Library of Babel
From the esteemed, if often overlooked Blue Tapes label, Library of Babel have released a collection of pieces for guitar, cello and double bass that eschews the more overtly dissonant elements that sometimes get pinned to the label’s catalog. The release isn’t by any means easily digestible, far from it, but it is structured and that makes it unique among some of its peers. Shane Parish leads the Asheville unit through an album that bumps against neo-classical, jazz and fingerpicked folk alike, drop-zoning into a kind of pastoral thrum that flickers like dusty film over the course of their eponymous album. The record takes on an anthropological quality, as if these are forgotten folk songs from a people who value the clash of strings to pristine pluck and crisp melody, letting the din reflect their own turmoil.
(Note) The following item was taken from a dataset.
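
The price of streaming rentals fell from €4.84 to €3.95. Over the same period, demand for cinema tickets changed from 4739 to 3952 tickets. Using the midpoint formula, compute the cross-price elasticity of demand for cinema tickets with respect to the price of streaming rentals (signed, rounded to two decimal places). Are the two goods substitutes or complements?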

Parish’s guitar rattles and hisses, clatters like loose bones against strings, then winds itself back into a melodic whirlpool of notes while the cello and bass beneath him hum their own tempests, mostly melancholy though oftentimes breaking into death rattles of their own. There’s cinematic vein in Library of Babel and its narrative seems to rise from parched fields, patchy forests and mud flats flecked with dead fish and too little rain. There’s something that evokes the foothills of the American South in Parish’s work, but in a very modern sense, the fates of the rusted hulls of communities forgotten, plastered in stark black and white photos full of hard looks. Whether this is intentional or not remains to be seen, but its a hardscrabble feeling of want that comes seeping from the speakers over these thirty minutes. This is a standout release on a label that already has some gems from Katie Gately, Mats Gustafsson and Tashi Dorji in their stable.